A museum-goer examining a catalog. Tatyana Gord

In History’s Footsteps

The Hermitage is marking the jubilee with an exhibition called “History Was Made Here. Hermitage and the Winter Palace in 1917,” which brings together a collection of artefacts that were witnesses, as it were, to the events that occurred here. Some of the exhibits, including cannons and an armored car, greet visitors outside the museum, plunging them into the atmosphere of the main display, which takes up much of the ground and first floor. Revolutionary posters, personal belongings and photographs recreate the atmosphere of the palace takeover and the turmoil that followed. One of the most powerful items on display is a portrait of tsar Alexander II punctured with holes from Bolshevik’s bayonets.

A work by Alla Davydova at the Erarta Gallery.
A work by Alla Davydova at the Erarta Gallery. Courtesy of Erarta Gallery

Art and Revolution

“One Hundred Years of Solitude” is how the curators at the Erarta Museum of Contemporary Art are reflecting on the years that have passed since the 1917 revolution. The museum invited contemporary Russian artists from St. Petersburg, Moscow, Novosibirsk, Krasnoyarsk, Lipetsk, Saratov, Odessa, Berlin and Brussels to offer their takes on the Soviet myths and stereotypes, the devastating human, political, or social costs of regime change. Some of the artists knew Soviet rule intimately, while the others had just brief contact with it. “Erarta is a modern museum, so we opted not to focus on artefacts from 100 years ago. Instead we thought it would be worthwhile to reflect on the long-term consequences of the revolution,” Vladimir Nazansky, the exhibition’s curator, told The Moscow Times. “One of the key consequences was the country’s isolation — for the larger part of the past 100 years, Russia has lived in confrontation with many other countries or has been placed under some kind of sanctions or pressure. The display has a chronological structure, but it is essentially a collection of reflections, emotions and thoughts on the theme of solitude rooted in the events of 1917.”

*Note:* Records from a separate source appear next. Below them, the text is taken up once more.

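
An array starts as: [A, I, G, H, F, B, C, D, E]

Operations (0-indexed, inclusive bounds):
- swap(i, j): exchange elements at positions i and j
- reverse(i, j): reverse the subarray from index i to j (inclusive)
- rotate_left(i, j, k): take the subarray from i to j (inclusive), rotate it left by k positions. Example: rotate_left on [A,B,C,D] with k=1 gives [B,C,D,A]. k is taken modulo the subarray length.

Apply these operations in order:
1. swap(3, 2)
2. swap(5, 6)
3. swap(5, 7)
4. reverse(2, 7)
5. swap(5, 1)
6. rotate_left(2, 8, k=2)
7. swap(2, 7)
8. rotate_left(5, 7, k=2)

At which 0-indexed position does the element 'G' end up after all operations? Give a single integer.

Answer: 4

Derivation:
After 1 (swap(3, 2)): [A, I, H, G, F, B, C, D, E]
After 2 (swap(5, 6)): [A, I, H, G, F, C, B, D, E]
After 3 (swap(5, 7)): [A, I, H, G, F, D, B, C, E]
After 4 (reverse(2, 7)): [A, I, C, B, D, F, G, H, E]
After 5 (swap(5, 1)): [A, F, C, B, D, I, G, H, E]
After 6 (rotate_left(2, 8, k=2)): [A, F, D, I, G, H, E, C, B]
After 7 (swap(2, 7)): [A, F, C, I, G, H, E, D, B]
After 8 (rotate_left(5, 7, k=2)): [A, F, C, I, G, D, H, E, B]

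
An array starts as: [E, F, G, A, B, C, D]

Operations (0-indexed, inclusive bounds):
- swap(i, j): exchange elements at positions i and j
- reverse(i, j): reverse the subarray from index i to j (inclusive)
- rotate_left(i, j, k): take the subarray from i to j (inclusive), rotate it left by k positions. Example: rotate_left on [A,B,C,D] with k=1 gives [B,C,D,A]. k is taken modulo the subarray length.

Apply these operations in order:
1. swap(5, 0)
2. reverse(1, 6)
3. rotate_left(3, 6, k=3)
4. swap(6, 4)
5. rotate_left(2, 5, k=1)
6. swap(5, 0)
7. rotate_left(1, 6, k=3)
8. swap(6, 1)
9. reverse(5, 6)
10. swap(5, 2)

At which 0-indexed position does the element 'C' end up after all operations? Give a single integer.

Answer: 5

Derivation:
After 1 (swap(5, 0)): [C, F, G, A, B, E, D]
After 2 (reverse(1, 6)): [C, D, E, B, A, G, F]
After 3 (rotate_left(3, 6, k=3)): [C, D, E, F, B, A, G]
After 4 (swap(6, 4)): [C, D, E, F, G, A, B]
After 5 (rotate_left(2, 5, k=1)): [C, D, F, G, A, E, B]
After 6 (swap(5, 0)): [E, D, F, G, A, C, B]
After 7 (rotate_left(1, 6, k=3)): [E, A, C, B, D, F, G]
After 8 (swap(6, 1)): [E, G, C, B, D, F, A]
After 9 (reverse(5, 6)): [E, G, C, B, D, A, F]
After 10 (swap(5, 2)): [E, G, A, B, D, C, F]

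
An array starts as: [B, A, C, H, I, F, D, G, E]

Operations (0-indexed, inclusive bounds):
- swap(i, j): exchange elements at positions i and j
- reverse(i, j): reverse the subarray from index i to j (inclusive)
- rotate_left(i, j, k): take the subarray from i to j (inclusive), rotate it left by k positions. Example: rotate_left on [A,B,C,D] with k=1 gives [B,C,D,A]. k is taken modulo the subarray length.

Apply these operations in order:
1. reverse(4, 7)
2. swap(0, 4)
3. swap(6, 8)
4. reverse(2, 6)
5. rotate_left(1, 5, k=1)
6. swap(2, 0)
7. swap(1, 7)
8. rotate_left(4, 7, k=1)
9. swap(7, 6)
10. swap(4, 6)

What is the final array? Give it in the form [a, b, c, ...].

After 1 (reverse(4, 7)): [B, A, C, H, G, D, F, I, E]
After 2 (swap(0, 4)): [G, A, C, H, B, D, F, I, E]
After 3 (swap(6, 8)): [G, A, C, H, B, D, E, I, F]
After 4 (reverse(2, 6)): [G, A, E, D, B, H, C, I, F]
After 5 (rotate_left(1, 5, k=1)): [G, E, D, B, H, A, C, I, F]
After 6 (swap(2, 0)): [D, E, G, B, H, A, C, I, F]
After 7 (swap(1, 7)): [D, I, G, B, H, A, C, E, F]
After 8 (rotate_left(4, 7, k=1)): [D, I, G, B, A, C, E, H, F]
After 9 (swap(7, 6)): [D, I, G, B, A, C, H, E, F]
After 10 (swap(4, 6)): [D, I, G, B, H, C, A, E, F]

Answer: [D, I, G, B, H, C, A, E, F]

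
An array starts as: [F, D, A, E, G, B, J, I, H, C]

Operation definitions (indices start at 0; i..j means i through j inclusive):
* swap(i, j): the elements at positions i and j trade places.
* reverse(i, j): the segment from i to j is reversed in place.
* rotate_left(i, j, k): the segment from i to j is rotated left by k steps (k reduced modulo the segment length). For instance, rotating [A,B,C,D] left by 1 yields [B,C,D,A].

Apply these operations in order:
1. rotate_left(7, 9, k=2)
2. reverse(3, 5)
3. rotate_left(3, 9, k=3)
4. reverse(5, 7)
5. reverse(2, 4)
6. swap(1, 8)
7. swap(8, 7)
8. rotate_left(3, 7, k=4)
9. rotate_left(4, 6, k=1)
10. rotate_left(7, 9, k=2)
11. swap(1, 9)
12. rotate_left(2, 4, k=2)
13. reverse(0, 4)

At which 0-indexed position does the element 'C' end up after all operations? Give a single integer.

After 1 (rotate_left(7, 9, k=2)): [F, D, A, E, G, B, J, C, I, H]
After 2 (reverse(3, 5)): [F, D, A, B, G, E, J, C, I, H]
After 3 (rotate_left(3, 9, k=3)): [F, D, A, J, C, I, H, B, G, E]
After 4 (reverse(5, 7)): [F, D, A, J, C, B, H, I, G, E]
After 5 (reverse(2, 4)): [F, D, C, J, A, B, H, I, G, E]
After 6 (swap(1, 8)): [F, G, C, J, A, B, H, I, D, E]
After 7 (swap(8, 7)): [F, G, C, J, A, B, H, D, I, E]
After 8 (rotate_left(3, 7, k=4)): [F, G, C, D, J, A, B, H, I, E]
After 9 (rotate_left(4, 6, k=1)): [F, G, C, D, A, B, J, H, I, E]
After 10 (rotate_left(7, 9, k=2)): [F, G, C, D, A, B, J, E, H, I]
After 11 (swap(1, 9)): [F, I, C, D, A, B, J, E, H, G]
After 12 (rotate_left(2, 4, k=2)): [F, I, A, C, D, B, J, E, H, G]
After 13 (reverse(0, 4)): [D, C, A, I, F, B, J, E, H, G]

Answer: 1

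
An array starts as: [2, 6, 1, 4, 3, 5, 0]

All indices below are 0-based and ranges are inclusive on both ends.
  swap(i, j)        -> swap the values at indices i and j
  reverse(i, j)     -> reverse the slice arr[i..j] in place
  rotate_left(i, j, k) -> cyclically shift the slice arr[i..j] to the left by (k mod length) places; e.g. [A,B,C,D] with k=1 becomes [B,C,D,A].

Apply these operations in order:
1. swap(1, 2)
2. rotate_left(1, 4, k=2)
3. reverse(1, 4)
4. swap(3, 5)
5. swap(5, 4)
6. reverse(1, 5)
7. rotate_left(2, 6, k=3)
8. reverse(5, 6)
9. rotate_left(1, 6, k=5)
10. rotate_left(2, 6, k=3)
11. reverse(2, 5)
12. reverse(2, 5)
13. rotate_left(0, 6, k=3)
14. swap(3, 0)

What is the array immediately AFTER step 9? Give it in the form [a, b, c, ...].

Answer: [2, 5, 4, 6, 0, 3, 1]

Derivation:
After 1 (swap(1, 2)): [2, 1, 6, 4, 3, 5, 0]
After 2 (rotate_left(1, 4, k=2)): [2, 4, 3, 1, 6, 5, 0]
After 3 (reverse(1, 4)): [2, 6, 1, 3, 4, 5, 0]
After 4 (swap(3, 5)): [2, 6, 1, 5, 4, 3, 0]
After 5 (swap(5, 4)): [2, 6, 1, 5, 3, 4, 0]
After 6 (reverse(1, 5)): [2, 4, 3, 5, 1, 6, 0]
After 7 (rotate_left(2, 6, k=3)): [2, 4, 6, 0, 3, 5, 1]
After 8 (reverse(5, 6)): [2, 4, 6, 0, 3, 1, 5]
After 9 (rotate_left(1, 6, k=5)): [2, 5, 4, 6, 0, 3, 1]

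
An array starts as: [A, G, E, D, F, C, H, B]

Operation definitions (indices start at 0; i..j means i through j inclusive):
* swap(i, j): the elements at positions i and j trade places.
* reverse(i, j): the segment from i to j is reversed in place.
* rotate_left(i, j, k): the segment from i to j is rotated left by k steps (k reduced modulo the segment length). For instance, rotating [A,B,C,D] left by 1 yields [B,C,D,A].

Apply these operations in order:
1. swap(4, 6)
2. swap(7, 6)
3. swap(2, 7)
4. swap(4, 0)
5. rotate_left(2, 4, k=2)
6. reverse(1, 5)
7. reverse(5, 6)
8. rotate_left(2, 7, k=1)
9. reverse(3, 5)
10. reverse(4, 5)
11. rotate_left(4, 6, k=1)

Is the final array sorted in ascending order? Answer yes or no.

After 1 (swap(4, 6)): [A, G, E, D, H, C, F, B]
After 2 (swap(7, 6)): [A, G, E, D, H, C, B, F]
After 3 (swap(2, 7)): [A, G, F, D, H, C, B, E]
After 4 (swap(4, 0)): [H, G, F, D, A, C, B, E]
After 5 (rotate_left(2, 4, k=2)): [H, G, A, F, D, C, B, E]
After 6 (reverse(1, 5)): [H, C, D, F, A, G, B, E]
After 7 (reverse(5, 6)): [H, C, D, F, A, B, G, E]
After 8 (rotate_left(2, 7, k=1)): [H, C, F, A, B, G, E, D]
After 9 (reverse(3, 5)): [H, C, F, G, B, A, E, D]
After 10 (reverse(4, 5)): [H, C, F, G, A, B, E, D]
After 11 (rotate_left(4, 6, k=1)): [H, C, F, G, B, E, A, D]

Answer: no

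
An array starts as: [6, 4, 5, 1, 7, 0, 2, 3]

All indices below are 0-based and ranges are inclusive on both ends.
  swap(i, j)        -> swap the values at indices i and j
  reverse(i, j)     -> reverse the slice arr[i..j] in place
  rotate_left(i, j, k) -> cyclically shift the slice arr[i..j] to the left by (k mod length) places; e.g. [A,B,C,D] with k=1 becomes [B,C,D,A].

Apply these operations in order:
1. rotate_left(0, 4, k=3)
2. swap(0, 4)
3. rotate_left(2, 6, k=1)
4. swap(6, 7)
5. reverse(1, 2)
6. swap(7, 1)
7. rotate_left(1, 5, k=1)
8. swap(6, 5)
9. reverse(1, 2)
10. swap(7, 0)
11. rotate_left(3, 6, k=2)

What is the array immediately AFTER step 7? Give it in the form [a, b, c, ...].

Answer: [5, 7, 1, 0, 2, 6, 3, 4]

Derivation:
After 1 (rotate_left(0, 4, k=3)): [1, 7, 6, 4, 5, 0, 2, 3]
After 2 (swap(0, 4)): [5, 7, 6, 4, 1, 0, 2, 3]
After 3 (rotate_left(2, 6, k=1)): [5, 7, 4, 1, 0, 2, 6, 3]
After 4 (swap(6, 7)): [5, 7, 4, 1, 0, 2, 3, 6]
After 5 (reverse(1, 2)): [5, 4, 7, 1, 0, 2, 3, 6]
After 6 (swap(7, 1)): [5, 6, 7, 1, 0, 2, 3, 4]
After 7 (rotate_left(1, 5, k=1)): [5, 7, 1, 0, 2, 6, 3, 4]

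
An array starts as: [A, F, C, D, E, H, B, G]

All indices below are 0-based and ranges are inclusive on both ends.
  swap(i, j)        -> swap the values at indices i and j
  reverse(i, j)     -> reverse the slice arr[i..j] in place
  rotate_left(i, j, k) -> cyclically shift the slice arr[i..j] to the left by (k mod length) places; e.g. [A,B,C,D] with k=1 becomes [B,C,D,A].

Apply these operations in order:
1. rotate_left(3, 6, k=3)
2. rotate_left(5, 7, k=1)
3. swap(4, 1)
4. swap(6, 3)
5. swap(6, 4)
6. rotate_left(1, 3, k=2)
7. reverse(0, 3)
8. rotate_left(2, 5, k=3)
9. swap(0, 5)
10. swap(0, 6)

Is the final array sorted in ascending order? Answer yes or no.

After 1 (rotate_left(3, 6, k=3)): [A, F, C, B, D, E, H, G]
After 2 (rotate_left(5, 7, k=1)): [A, F, C, B, D, H, G, E]
After 3 (swap(4, 1)): [A, D, C, B, F, H, G, E]
After 4 (swap(6, 3)): [A, D, C, G, F, H, B, E]
After 5 (swap(6, 4)): [A, D, C, G, B, H, F, E]
After 6 (rotate_left(1, 3, k=2)): [A, G, D, C, B, H, F, E]
After 7 (reverse(0, 3)): [C, D, G, A, B, H, F, E]
After 8 (rotate_left(2, 5, k=3)): [C, D, H, G, A, B, F, E]
After 9 (swap(0, 5)): [B, D, H, G, A, C, F, E]
After 10 (swap(0, 6)): [F, D, H, G, A, C, B, E]

Answer: no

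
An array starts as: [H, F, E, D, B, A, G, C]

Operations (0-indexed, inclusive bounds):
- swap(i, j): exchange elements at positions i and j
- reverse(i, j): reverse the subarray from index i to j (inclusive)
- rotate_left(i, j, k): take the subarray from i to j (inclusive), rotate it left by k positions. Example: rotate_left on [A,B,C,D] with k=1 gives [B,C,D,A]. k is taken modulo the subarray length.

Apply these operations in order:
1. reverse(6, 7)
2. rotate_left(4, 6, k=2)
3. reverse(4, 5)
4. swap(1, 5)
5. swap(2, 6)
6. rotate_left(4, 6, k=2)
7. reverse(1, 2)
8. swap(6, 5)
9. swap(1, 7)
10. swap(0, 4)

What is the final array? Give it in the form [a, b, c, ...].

Answer: [E, G, C, D, H, F, B, A]

Derivation:
After 1 (reverse(6, 7)): [H, F, E, D, B, A, C, G]
After 2 (rotate_left(4, 6, k=2)): [H, F, E, D, C, B, A, G]
After 3 (reverse(4, 5)): [H, F, E, D, B, C, A, G]
After 4 (swap(1, 5)): [H, C, E, D, B, F, A, G]
After 5 (swap(2, 6)): [H, C, A, D, B, F, E, G]
After 6 (rotate_left(4, 6, k=2)): [H, C, A, D, E, B, F, G]
After 7 (reverse(1, 2)): [H, A, C, D, E, B, F, G]
After 8 (swap(6, 5)): [H, A, C, D, E, F, B, G]
After 9 (swap(1, 7)): [H, G, C, D, E, F, B, A]
After 10 (swap(0, 4)): [E, G, C, D, H, F, B, A]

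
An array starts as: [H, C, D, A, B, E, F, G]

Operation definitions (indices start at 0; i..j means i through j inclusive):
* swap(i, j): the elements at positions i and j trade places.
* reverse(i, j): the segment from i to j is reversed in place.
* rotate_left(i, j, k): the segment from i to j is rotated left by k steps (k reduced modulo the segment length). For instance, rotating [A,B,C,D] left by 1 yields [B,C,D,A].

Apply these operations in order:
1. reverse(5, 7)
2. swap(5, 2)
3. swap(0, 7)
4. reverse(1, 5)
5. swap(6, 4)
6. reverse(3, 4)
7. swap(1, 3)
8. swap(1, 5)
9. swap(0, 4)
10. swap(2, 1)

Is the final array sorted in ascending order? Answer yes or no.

Answer: yes

Derivation:
After 1 (reverse(5, 7)): [H, C, D, A, B, G, F, E]
After 2 (swap(5, 2)): [H, C, G, A, B, D, F, E]
After 3 (swap(0, 7)): [E, C, G, A, B, D, F, H]
After 4 (reverse(1, 5)): [E, D, B, A, G, C, F, H]
After 5 (swap(6, 4)): [E, D, B, A, F, C, G, H]
After 6 (reverse(3, 4)): [E, D, B, F, A, C, G, H]
After 7 (swap(1, 3)): [E, F, B, D, A, C, G, H]
After 8 (swap(1, 5)): [E, C, B, D, A, F, G, H]
After 9 (swap(0, 4)): [A, C, B, D, E, F, G, H]
After 10 (swap(2, 1)): [A, B, C, D, E, F, G, H]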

The dark face of the Raketa watch, designed by a Romanov prince.
The dark face of the Raketa watch, designed by a Romanov prince. Courtesy of Raketa

Red or Black, Celebratory or Mournful

The color of the festivities, from light projections to fashion shows and flags on display at the Hermitage, is scarlet. Red is presented as the symbol of ambition, energy, rage and change. Few people reflect on red as the color of blood, and their voices are largely unheard. But one of them is Prince Rostislav Romanov, a painter and a descendant of the House of Romanov, who issued a statement calling on the Russian people not to celebrate an event that brought the country such bloodshed, intellectual genocide and political persecution.

A small red drop of blood marks a new black watch that Romanov himself designed for the Raketa Watch Factory in St. Petersburg on the occasion of the Revolution Centennial. Before the revolution the factory belonged to the Romanov family, and where Romanov is now an advisor to the creative department.

“We cannot afford to ignore the anniversary, yet we must not celebrate it,” Romanov said. “The revolution was a horrifying tragedy, which led to deep suffering and death of millions of people from all strata of Russian society. We should look back on those events with grief and mourning. Every person who perished in the purges is the victim of the revolution.”